Modeling severe functional impairment or death following ECPR in pediatric cardiac patients: Planning for an interventional trial.

AIM: We aimed to characterize extracorporeal CPR (ECPR) outcomes in our center and to model prediction of severe functional impairment or death at discharge. METHODS: All ECPR events between 2011 and 2019 were reviewed. The primary outcome measure was severe functional impairment or death at discharge (Functional Status Score [FSS] ≥ 16). Organ dysfunction was graded using the Pediatric Logistic Organ Dysfunction Score-2, neuroimaging using the modified Alberta Stroke Program Early Computed Tomography Score.

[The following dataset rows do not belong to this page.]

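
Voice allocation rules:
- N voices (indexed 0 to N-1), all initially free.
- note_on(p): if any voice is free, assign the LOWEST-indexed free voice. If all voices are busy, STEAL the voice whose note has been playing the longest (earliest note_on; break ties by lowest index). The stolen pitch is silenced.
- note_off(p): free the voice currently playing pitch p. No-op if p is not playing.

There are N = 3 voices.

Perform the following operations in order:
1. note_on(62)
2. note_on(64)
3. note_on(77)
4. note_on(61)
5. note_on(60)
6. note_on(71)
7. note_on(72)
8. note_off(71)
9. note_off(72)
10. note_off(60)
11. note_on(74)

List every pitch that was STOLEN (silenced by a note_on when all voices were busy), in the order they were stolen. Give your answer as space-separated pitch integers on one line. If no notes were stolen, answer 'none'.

Op 1: note_on(62): voice 0 is free -> assigned | voices=[62 - -]
Op 2: note_on(64): voice 1 is free -> assigned | voices=[62 64 -]
Op 3: note_on(77): voice 2 is free -> assigned | voices=[62 64 77]
Op 4: note_on(61): all voices busy, STEAL voice 0 (pitch 62, oldest) -> assign | voices=[61 64 77]
Op 5: note_on(60): all voices busy, STEAL voice 1 (pitch 64, oldest) -> assign | voices=[61 60 77]
Op 6: note_on(71): all voices busy, STEAL voice 2 (pitch 77, oldest) -> assign | voices=[61 60 71]
Op 7: note_on(72): all voices busy, STEAL voice 0 (pitch 61, oldest) -> assign | voices=[72 60 71]
Op 8: note_off(71): free voice 2 | voices=[72 60 -]
Op 9: note_off(72): free voice 0 | voices=[- 60 -]
Op 10: note_off(60): free voice 1 | voices=[- - -]
Op 11: note_on(74): voice 0 is free -> assigned | voices=[74 - -]

Answer: 62 64 77 61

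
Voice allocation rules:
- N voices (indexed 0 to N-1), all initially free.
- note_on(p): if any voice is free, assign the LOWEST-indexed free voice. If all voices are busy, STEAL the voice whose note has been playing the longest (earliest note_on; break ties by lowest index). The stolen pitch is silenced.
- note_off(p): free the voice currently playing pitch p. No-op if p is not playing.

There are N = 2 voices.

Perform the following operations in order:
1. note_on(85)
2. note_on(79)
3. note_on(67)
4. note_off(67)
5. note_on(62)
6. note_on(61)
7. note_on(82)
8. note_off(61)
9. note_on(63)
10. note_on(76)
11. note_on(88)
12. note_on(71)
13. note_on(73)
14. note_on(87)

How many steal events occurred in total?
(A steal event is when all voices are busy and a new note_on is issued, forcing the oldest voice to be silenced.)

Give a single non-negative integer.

Answer: 8

Derivation:
Op 1: note_on(85): voice 0 is free -> assigned | voices=[85 -]
Op 2: note_on(79): voice 1 is free -> assigned | voices=[85 79]
Op 3: note_on(67): all voices busy, STEAL voice 0 (pitch 85, oldest) -> assign | voices=[67 79]
Op 4: note_off(67): free voice 0 | voices=[- 79]
Op 5: note_on(62): voice 0 is free -> assigned | voices=[62 79]
Op 6: note_on(61): all voices busy, STEAL voice 1 (pitch 79, oldest) -> assign | voices=[62 61]
Op 7: note_on(82): all voices busy, STEAL voice 0 (pitch 62, oldest) -> assign | voices=[82 61]
Op 8: note_off(61): free voice 1 | voices=[82 -]
Op 9: note_on(63): voice 1 is free -> assigned | voices=[82 63]
Op 10: note_on(76): all voices busy, STEAL voice 0 (pitch 82, oldest) -> assign | voices=[76 63]
Op 11: note_on(88): all voices busy, STEAL voice 1 (pitch 63, oldest) -> assign | voices=[76 88]
Op 12: note_on(71): all voices busy, STEAL voice 0 (pitch 76, oldest) -> assign | voices=[71 88]
Op 13: note_on(73): all voices busy, STEAL voice 1 (pitch 88, oldest) -> assign | voices=[71 73]
Op 14: note_on(87): all voices busy, STEAL voice 0 (pitch 71, oldest) -> assign | voices=[87 73]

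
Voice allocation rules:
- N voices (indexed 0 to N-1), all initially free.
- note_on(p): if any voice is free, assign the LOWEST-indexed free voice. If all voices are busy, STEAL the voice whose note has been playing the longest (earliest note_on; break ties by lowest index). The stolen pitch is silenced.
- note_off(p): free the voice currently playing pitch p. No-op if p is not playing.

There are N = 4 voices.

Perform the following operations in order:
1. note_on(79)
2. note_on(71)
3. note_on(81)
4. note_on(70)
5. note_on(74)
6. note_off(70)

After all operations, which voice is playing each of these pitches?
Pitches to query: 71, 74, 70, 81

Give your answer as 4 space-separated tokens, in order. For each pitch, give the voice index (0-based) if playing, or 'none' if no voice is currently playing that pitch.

Answer: 1 0 none 2

Derivation:
Op 1: note_on(79): voice 0 is free -> assigned | voices=[79 - - -]
Op 2: note_on(71): voice 1 is free -> assigned | voices=[79 71 - -]
Op 3: note_on(81): voice 2 is free -> assigned | voices=[79 71 81 -]
Op 4: note_on(70): voice 3 is free -> assigned | voices=[79 71 81 70]
Op 5: note_on(74): all voices busy, STEAL voice 0 (pitch 79, oldest) -> assign | voices=[74 71 81 70]
Op 6: note_off(70): free voice 3 | voices=[74 71 81 -]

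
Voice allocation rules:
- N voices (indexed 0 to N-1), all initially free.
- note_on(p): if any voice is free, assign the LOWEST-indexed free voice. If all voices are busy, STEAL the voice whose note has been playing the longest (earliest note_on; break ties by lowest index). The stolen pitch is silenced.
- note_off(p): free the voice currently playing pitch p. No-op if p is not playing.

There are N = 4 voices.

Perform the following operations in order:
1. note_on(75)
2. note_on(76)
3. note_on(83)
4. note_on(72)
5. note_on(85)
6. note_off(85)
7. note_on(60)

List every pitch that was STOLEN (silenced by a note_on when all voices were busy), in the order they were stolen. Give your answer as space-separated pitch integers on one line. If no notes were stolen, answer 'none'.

Op 1: note_on(75): voice 0 is free -> assigned | voices=[75 - - -]
Op 2: note_on(76): voice 1 is free -> assigned | voices=[75 76 - -]
Op 3: note_on(83): voice 2 is free -> assigned | voices=[75 76 83 -]
Op 4: note_on(72): voice 3 is free -> assigned | voices=[75 76 83 72]
Op 5: note_on(85): all voices busy, STEAL voice 0 (pitch 75, oldest) -> assign | voices=[85 76 83 72]
Op 6: note_off(85): free voice 0 | voices=[- 76 83 72]
Op 7: note_on(60): voice 0 is free -> assigned | voices=[60 76 83 72]

Answer: 75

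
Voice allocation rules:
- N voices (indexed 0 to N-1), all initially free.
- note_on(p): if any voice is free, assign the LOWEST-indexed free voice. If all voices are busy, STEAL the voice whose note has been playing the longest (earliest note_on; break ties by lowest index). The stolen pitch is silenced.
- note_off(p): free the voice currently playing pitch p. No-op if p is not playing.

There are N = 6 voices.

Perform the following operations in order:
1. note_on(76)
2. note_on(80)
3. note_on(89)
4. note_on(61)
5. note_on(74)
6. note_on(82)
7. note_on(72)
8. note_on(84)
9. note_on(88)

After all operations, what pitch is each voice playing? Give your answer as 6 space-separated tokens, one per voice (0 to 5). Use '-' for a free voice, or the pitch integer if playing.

Op 1: note_on(76): voice 0 is free -> assigned | voices=[76 - - - - -]
Op 2: note_on(80): voice 1 is free -> assigned | voices=[76 80 - - - -]
Op 3: note_on(89): voice 2 is free -> assigned | voices=[76 80 89 - - -]
Op 4: note_on(61): voice 3 is free -> assigned | voices=[76 80 89 61 - -]
Op 5: note_on(74): voice 4 is free -> assigned | voices=[76 80 89 61 74 -]
Op 6: note_on(82): voice 5 is free -> assigned | voices=[76 80 89 61 74 82]
Op 7: note_on(72): all voices busy, STEAL voice 0 (pitch 76, oldest) -> assign | voices=[72 80 89 61 74 82]
Op 8: note_on(84): all voices busy, STEAL voice 1 (pitch 80, oldest) -> assign | voices=[72 84 89 61 74 82]
Op 9: note_on(88): all voices busy, STEAL voice 2 (pitch 89, oldest) -> assign | voices=[72 84 88 61 74 82]

Answer: 72 84 88 61 74 82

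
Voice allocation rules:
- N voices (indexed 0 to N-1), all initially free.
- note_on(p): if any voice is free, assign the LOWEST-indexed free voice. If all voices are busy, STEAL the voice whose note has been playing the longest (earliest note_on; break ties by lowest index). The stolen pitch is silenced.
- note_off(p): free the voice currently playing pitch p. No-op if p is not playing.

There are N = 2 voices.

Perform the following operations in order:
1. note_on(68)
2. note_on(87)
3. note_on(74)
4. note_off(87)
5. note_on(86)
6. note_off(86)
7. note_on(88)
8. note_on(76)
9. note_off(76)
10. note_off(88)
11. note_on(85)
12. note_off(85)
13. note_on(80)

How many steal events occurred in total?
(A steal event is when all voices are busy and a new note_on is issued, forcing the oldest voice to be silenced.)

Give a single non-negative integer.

Op 1: note_on(68): voice 0 is free -> assigned | voices=[68 -]
Op 2: note_on(87): voice 1 is free -> assigned | voices=[68 87]
Op 3: note_on(74): all voices busy, STEAL voice 0 (pitch 68, oldest) -> assign | voices=[74 87]
Op 4: note_off(87): free voice 1 | voices=[74 -]
Op 5: note_on(86): voice 1 is free -> assigned | voices=[74 86]
Op 6: note_off(86): free voice 1 | voices=[74 -]
Op 7: note_on(88): voice 1 is free -> assigned | voices=[74 88]
Op 8: note_on(76): all voices busy, STEAL voice 0 (pitch 74, oldest) -> assign | voices=[76 88]
Op 9: note_off(76): free voice 0 | voices=[- 88]
Op 10: note_off(88): free voice 1 | voices=[- -]
Op 11: note_on(85): voice 0 is free -> assigned | voices=[85 -]
Op 12: note_off(85): free voice 0 | voices=[- -]
Op 13: note_on(80): voice 0 is free -> assigned | voices=[80 -]

Answer: 2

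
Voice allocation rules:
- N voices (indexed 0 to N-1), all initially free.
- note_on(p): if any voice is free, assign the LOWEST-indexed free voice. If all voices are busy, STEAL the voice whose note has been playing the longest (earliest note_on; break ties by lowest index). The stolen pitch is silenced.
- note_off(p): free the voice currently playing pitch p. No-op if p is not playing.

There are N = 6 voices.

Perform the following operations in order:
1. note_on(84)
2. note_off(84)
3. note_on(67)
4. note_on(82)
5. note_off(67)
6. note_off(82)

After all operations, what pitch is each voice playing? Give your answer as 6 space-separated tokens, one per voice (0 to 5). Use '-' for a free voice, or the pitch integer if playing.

Answer: - - - - - -

Derivation:
Op 1: note_on(84): voice 0 is free -> assigned | voices=[84 - - - - -]
Op 2: note_off(84): free voice 0 | voices=[- - - - - -]
Op 3: note_on(67): voice 0 is free -> assigned | voices=[67 - - - - -]
Op 4: note_on(82): voice 1 is free -> assigned | voices=[67 82 - - - -]
Op 5: note_off(67): free voice 0 | voices=[- 82 - - - -]
Op 6: note_off(82): free voice 1 | voices=[- - - - - -]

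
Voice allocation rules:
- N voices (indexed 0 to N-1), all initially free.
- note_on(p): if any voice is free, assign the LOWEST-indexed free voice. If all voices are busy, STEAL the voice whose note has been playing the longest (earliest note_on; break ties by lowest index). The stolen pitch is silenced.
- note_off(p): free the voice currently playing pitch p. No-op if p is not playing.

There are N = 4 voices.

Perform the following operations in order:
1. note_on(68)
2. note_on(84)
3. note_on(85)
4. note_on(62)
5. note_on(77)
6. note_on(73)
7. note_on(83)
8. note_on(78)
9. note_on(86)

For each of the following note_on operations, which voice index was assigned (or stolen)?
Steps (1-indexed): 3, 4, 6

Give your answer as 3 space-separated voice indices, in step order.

Answer: 2 3 1

Derivation:
Op 1: note_on(68): voice 0 is free -> assigned | voices=[68 - - -]
Op 2: note_on(84): voice 1 is free -> assigned | voices=[68 84 - -]
Op 3: note_on(85): voice 2 is free -> assigned | voices=[68 84 85 -]
Op 4: note_on(62): voice 3 is free -> assigned | voices=[68 84 85 62]
Op 5: note_on(77): all voices busy, STEAL voice 0 (pitch 68, oldest) -> assign | voices=[77 84 85 62]
Op 6: note_on(73): all voices busy, STEAL voice 1 (pitch 84, oldest) -> assign | voices=[77 73 85 62]
Op 7: note_on(83): all voices busy, STEAL voice 2 (pitch 85, oldest) -> assign | voices=[77 73 83 62]
Op 8: note_on(78): all voices busy, STEAL voice 3 (pitch 62, oldest) -> assign | voices=[77 73 83 78]
Op 9: note_on(86): all voices busy, STEAL voice 0 (pitch 77, oldest) -> assign | voices=[86 73 83 78]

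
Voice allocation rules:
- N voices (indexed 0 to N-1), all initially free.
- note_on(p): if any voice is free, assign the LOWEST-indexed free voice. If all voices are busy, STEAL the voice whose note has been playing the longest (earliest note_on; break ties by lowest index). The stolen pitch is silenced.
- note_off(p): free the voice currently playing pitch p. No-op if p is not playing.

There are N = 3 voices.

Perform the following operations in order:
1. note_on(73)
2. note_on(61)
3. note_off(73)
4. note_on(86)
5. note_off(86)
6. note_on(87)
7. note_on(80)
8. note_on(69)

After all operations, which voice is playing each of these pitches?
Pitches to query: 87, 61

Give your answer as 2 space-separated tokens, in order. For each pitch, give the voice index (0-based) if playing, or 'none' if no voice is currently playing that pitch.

Op 1: note_on(73): voice 0 is free -> assigned | voices=[73 - -]
Op 2: note_on(61): voice 1 is free -> assigned | voices=[73 61 -]
Op 3: note_off(73): free voice 0 | voices=[- 61 -]
Op 4: note_on(86): voice 0 is free -> assigned | voices=[86 61 -]
Op 5: note_off(86): free voice 0 | voices=[- 61 -]
Op 6: note_on(87): voice 0 is free -> assigned | voices=[87 61 -]
Op 7: note_on(80): voice 2 is free -> assigned | voices=[87 61 80]
Op 8: note_on(69): all voices busy, STEAL voice 1 (pitch 61, oldest) -> assign | voices=[87 69 80]

Answer: 0 none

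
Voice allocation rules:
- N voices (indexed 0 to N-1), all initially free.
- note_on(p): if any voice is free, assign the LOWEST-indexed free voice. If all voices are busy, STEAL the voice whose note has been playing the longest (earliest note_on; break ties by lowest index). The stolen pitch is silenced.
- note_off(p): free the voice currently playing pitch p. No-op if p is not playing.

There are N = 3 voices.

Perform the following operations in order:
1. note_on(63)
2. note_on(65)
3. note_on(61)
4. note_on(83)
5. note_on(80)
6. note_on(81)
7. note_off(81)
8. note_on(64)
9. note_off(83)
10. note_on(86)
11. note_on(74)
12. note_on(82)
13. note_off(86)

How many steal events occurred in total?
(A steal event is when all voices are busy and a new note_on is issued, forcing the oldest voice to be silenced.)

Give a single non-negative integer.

Op 1: note_on(63): voice 0 is free -> assigned | voices=[63 - -]
Op 2: note_on(65): voice 1 is free -> assigned | voices=[63 65 -]
Op 3: note_on(61): voice 2 is free -> assigned | voices=[63 65 61]
Op 4: note_on(83): all voices busy, STEAL voice 0 (pitch 63, oldest) -> assign | voices=[83 65 61]
Op 5: note_on(80): all voices busy, STEAL voice 1 (pitch 65, oldest) -> assign | voices=[83 80 61]
Op 6: note_on(81): all voices busy, STEAL voice 2 (pitch 61, oldest) -> assign | voices=[83 80 81]
Op 7: note_off(81): free voice 2 | voices=[83 80 -]
Op 8: note_on(64): voice 2 is free -> assigned | voices=[83 80 64]
Op 9: note_off(83): free voice 0 | voices=[- 80 64]
Op 10: note_on(86): voice 0 is free -> assigned | voices=[86 80 64]
Op 11: note_on(74): all voices busy, STEAL voice 1 (pitch 80, oldest) -> assign | voices=[86 74 64]
Op 12: note_on(82): all voices busy, STEAL voice 2 (pitch 64, oldest) -> assign | voices=[86 74 82]
Op 13: note_off(86): free voice 0 | voices=[- 74 82]

Answer: 5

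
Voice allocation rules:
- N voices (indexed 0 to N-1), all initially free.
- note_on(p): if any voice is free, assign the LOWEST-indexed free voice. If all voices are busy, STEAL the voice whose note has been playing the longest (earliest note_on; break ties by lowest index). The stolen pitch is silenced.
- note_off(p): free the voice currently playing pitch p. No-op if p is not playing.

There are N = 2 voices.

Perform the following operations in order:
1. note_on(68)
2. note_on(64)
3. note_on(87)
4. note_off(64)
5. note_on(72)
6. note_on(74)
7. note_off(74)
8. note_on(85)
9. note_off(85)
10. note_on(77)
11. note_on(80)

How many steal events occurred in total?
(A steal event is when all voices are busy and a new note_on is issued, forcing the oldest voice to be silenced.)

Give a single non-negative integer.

Op 1: note_on(68): voice 0 is free -> assigned | voices=[68 -]
Op 2: note_on(64): voice 1 is free -> assigned | voices=[68 64]
Op 3: note_on(87): all voices busy, STEAL voice 0 (pitch 68, oldest) -> assign | voices=[87 64]
Op 4: note_off(64): free voice 1 | voices=[87 -]
Op 5: note_on(72): voice 1 is free -> assigned | voices=[87 72]
Op 6: note_on(74): all voices busy, STEAL voice 0 (pitch 87, oldest) -> assign | voices=[74 72]
Op 7: note_off(74): free voice 0 | voices=[- 72]
Op 8: note_on(85): voice 0 is free -> assigned | voices=[85 72]
Op 9: note_off(85): free voice 0 | voices=[- 72]
Op 10: note_on(77): voice 0 is free -> assigned | voices=[77 72]
Op 11: note_on(80): all voices busy, STEAL voice 1 (pitch 72, oldest) -> assign | voices=[77 80]

Answer: 3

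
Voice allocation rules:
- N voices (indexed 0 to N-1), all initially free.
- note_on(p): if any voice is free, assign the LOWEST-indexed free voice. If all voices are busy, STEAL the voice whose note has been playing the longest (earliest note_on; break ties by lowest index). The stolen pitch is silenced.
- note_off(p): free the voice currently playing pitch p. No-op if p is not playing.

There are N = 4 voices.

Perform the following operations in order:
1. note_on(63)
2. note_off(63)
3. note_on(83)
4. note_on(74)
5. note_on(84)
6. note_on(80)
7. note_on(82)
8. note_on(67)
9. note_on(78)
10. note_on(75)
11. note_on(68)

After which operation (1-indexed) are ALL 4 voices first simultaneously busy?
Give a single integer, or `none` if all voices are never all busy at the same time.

Answer: 6

Derivation:
Op 1: note_on(63): voice 0 is free -> assigned | voices=[63 - - -]
Op 2: note_off(63): free voice 0 | voices=[- - - -]
Op 3: note_on(83): voice 0 is free -> assigned | voices=[83 - - -]
Op 4: note_on(74): voice 1 is free -> assigned | voices=[83 74 - -]
Op 5: note_on(84): voice 2 is free -> assigned | voices=[83 74 84 -]
Op 6: note_on(80): voice 3 is free -> assigned | voices=[83 74 84 80]
Op 7: note_on(82): all voices busy, STEAL voice 0 (pitch 83, oldest) -> assign | voices=[82 74 84 80]
Op 8: note_on(67): all voices busy, STEAL voice 1 (pitch 74, oldest) -> assign | voices=[82 67 84 80]
Op 9: note_on(78): all voices busy, STEAL voice 2 (pitch 84, oldest) -> assign | voices=[82 67 78 80]
Op 10: note_on(75): all voices busy, STEAL voice 3 (pitch 80, oldest) -> assign | voices=[82 67 78 75]
Op 11: note_on(68): all voices busy, STEAL voice 0 (pitch 82, oldest) -> assign | voices=[68 67 78 75]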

Multivariable logistic regression was used to model FSS ≥ 16 at discharge. RESULTS: Of the 214 patients who underwent ECPR, 182 (median age 148 days, IQR 14-827) had an in-hospital cardiac arrest and congenital heart disease and were included in the analysis. Of the 110 patients who underwent neuroimaging, 52 (47%) had hypoxic-ischemic injury and 45 (41%) had hemorrhage. In-hospital mortality was 52% at discharge. Of these, 87% died from the withdrawal of life-sustaining therapies; severe neurologic injury was a contributing factor in the decision to withdraw life-sustaining therapies in 50%. The median FSS among survivors was 8 (IQR 6-8), and only one survivor had severe functional impairment. At 6 months, mortality was 57%, and the median FSS among survivors was 6 (IQR 6-8, n = 79). Predictive models identified FSS at admission, single ventricle physiology, extracorporeal membrane oxygenation (ECMO) duration, mean PELOD-2, and worst mASPECTS (or DWI-ASPECTS) as independent predictors of FSS ≥ 16 (AUC = 0.931) and at 6 months (AUC = 0.924). CONCLUSION: Mortality and functional impairment following ECPR in children remain high. It is possible to model severe functional impairment or death at discharge with high accuracy using daily post-ECPR data up to 28 days. This represents a prognostically valuable tool and may identify endpoints for future interventional trials.